Un documento degli assessori ai Lavori Pubblici, Gianni Casella e alle Manutenzioni, Egidio Pignatelli, per placare le polemiche
Il nubifragio del 4 settembre 2012
n.c.
Troppe critiche sono "piovute" addosso all'Amministrazione comunale in seguito al nubifragio che ha colpito ieri anche la città di Bisceglie. Non si è fatta attendere la replica della Giunta comunale che è arrivata attraverso un documento sottoscritto dagli assessori ai Lavori Pubblici, Gianni Casella e alle Manutenzioni, Egidio Pignatelli.
«In relazione ai recenti disagi causati dalle violente ed eccezionali precipitazioni dei giorni scorsi - scrivono i due assessori comunali -, si comunica in primo luogo che la ditta Camassa, responsabile del servizio igiene urbana, aveva prima delle piogge eseguito i lavori di ordinaria pulizia delle caditoie. Inoltre è bene ricordare che la città di Bisceglie non ha ancora una rete di raccolta e smaltimento delle acque piovane (fogna bianca) in quanto per decenni nessuno ha mai pensato di risolvere un problema di urbanizzazioni primarie così vitale ed urgente».
«La carenza delle strade - proseguono - senza adeguata rete fognaria è stato radicalmente risolto dall’Amministrazione Spina che sta completando i lavori di realizzazione della rete di fogna bianca della città come può evincersi dalle interruzioni del traffico veicolare in parecchie strade urbane, compresa via Imbriani, interessate alla istallazione delle condotte per l’acqua piovana che solo così non scorrerà a più fiumi sull’asfalto infiltrandosi spesso nei sotterranei».
«L’opera complessiva avrà un costo di 3,75 milioni di euro - aggiungono i responsabili dei due assessorati -, i lavori sono stati appaltati nel 2009 e la conclusione è prevista all’inizio del 2014. Grazie a questo intervento saranno eliminati molti rischi e disagi legati allo scorrimento delle acque piovane che saranno convogliate in grandi tubature che le scaricheranno in mare».
«Dopo aver adeguato la rete elettrica della città con nuovi impianti - ricordano -, l’Amministrazione Spina sta completando un’altra opera storica: dotare la città di una efficiente rete fognaria.
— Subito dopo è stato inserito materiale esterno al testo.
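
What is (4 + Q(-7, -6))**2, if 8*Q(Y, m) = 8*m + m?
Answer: 121/16 ≈ 7.5625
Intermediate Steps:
Q(Y, m) = 9*m/8 (Q(Y, m) = (8*m + m)/8 = (9*m)/8 = 9*m/8)
(4 + Q(-7, -6))**2 = (4 + (9/8)*(-6))**2 = (4 - 27/4)**2 = (-11/4)**2 = 121/16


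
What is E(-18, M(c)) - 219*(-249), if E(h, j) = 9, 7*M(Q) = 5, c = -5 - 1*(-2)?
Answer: 54540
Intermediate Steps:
c = -3 (c = -5 + 2 = -3)
M(Q) = 5/7 (M(Q) = (⅐)*5 = 5/7)
E(-18, M(c)) - 219*(-249) = 9 - 219*(-249) = 9 + 54531 = 54540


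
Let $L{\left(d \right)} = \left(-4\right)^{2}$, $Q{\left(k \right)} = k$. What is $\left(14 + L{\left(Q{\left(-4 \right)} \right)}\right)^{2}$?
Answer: $900$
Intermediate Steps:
$L{\left(d \right)} = 16$
$\left(14 + L{\left(Q{\left(-4 \right)} \right)}\right)^{2} = \left(14 + 16\right)^{2} = 30^{2} = 900$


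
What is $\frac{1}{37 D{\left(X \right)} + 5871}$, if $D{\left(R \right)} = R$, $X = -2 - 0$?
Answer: $\frac{1}{5797} \approx 0.0001725$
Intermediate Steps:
$X = -2$ ($X = -2 + 0 = -2$)
$\frac{1}{37 D{\left(X \right)} + 5871} = \frac{1}{37 \left(-2\right) + 5871} = \frac{1}{-74 + 5871} = \frac{1}{5797}$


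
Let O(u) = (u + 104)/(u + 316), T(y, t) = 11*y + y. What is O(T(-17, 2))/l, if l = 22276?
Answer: -25/623728 ≈ -4.0082e-5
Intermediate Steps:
T(y, t) = 12*y
O(u) = (104 + u)/(316 + u)
O(T(-17, 2))/l = ((104 + 12*(-17))/(316 + 12*(-17)))/22276 = ((104 - 204)/(316 - 204))*(1/22276) = (-100/112)*(1/22276) = ((1/112)*(-100))*(1/22276) = -25/28*1/22276 = -25/623728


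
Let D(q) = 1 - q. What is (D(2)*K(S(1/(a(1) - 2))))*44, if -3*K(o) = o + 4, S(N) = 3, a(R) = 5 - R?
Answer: 308/3 ≈ 102.67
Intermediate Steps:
K(o) = -4/3 - o/3 (K(o) = -(o + 4)/3 = -(4 + o)/3 = -4/3 - o/3)
(D(2)*K(S(1/(a(1) - 2))))*44 = ((1 - 1*2)*(-4/3 - ⅓*3))*44 = ((1 - 2)*(-4/3 - 1))*44 = -1*(-7/3)*44 = (7/3)*44 = 308/3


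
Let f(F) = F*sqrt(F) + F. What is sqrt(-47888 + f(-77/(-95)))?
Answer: sqrt(-432181885 + 77*sqrt(7315))/95 ≈ 218.83*I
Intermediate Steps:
f(F) = F + F**(3/2) (f(F) = F**(3/2) + F = F + F**(3/2))
sqrt(-47888 + f(-77/(-95))) = sqrt(-47888 + (-77/(-95) + (-77/(-95))**(3/2))) = sqrt(-47888 + (-77*(-1/95) + (-77*(-1/95))**(3/2))) = sqrt(-47888 + (77/95 + (77/95)**(3/2))) = sqrt(-47888 + (77/95 + 77*sqrt(7315)/9025)) = sqrt(-4549283/95 + 77*sqrt(7315)/9025)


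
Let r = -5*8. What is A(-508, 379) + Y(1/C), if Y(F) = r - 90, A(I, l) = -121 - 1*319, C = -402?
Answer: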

Verrebbe da dire “meglio tardi che mai”, pensando al fatto che fogna bianca e rete elettrica avrebbero dovuto essere le cosiddette “urbanizzazioni primarie” e avrebbero dovuto precedere la costruzione di strade ed edifici. Invece specialmente negli anni ’70 e ’80 sono proliferate le concessioni edilizie in dispregio alle “lame” e più in generale all’ambiente, tant’è vero che il Comune di Bisceglie ha condiviso nell’ultimo Consiglio comunale i vincoli idrogeologici imposti dall’Autorità di Bacino della Regione Puglia proprio per rendere più certe, sicure e rispettose dell’ambiente le future attività edilizie».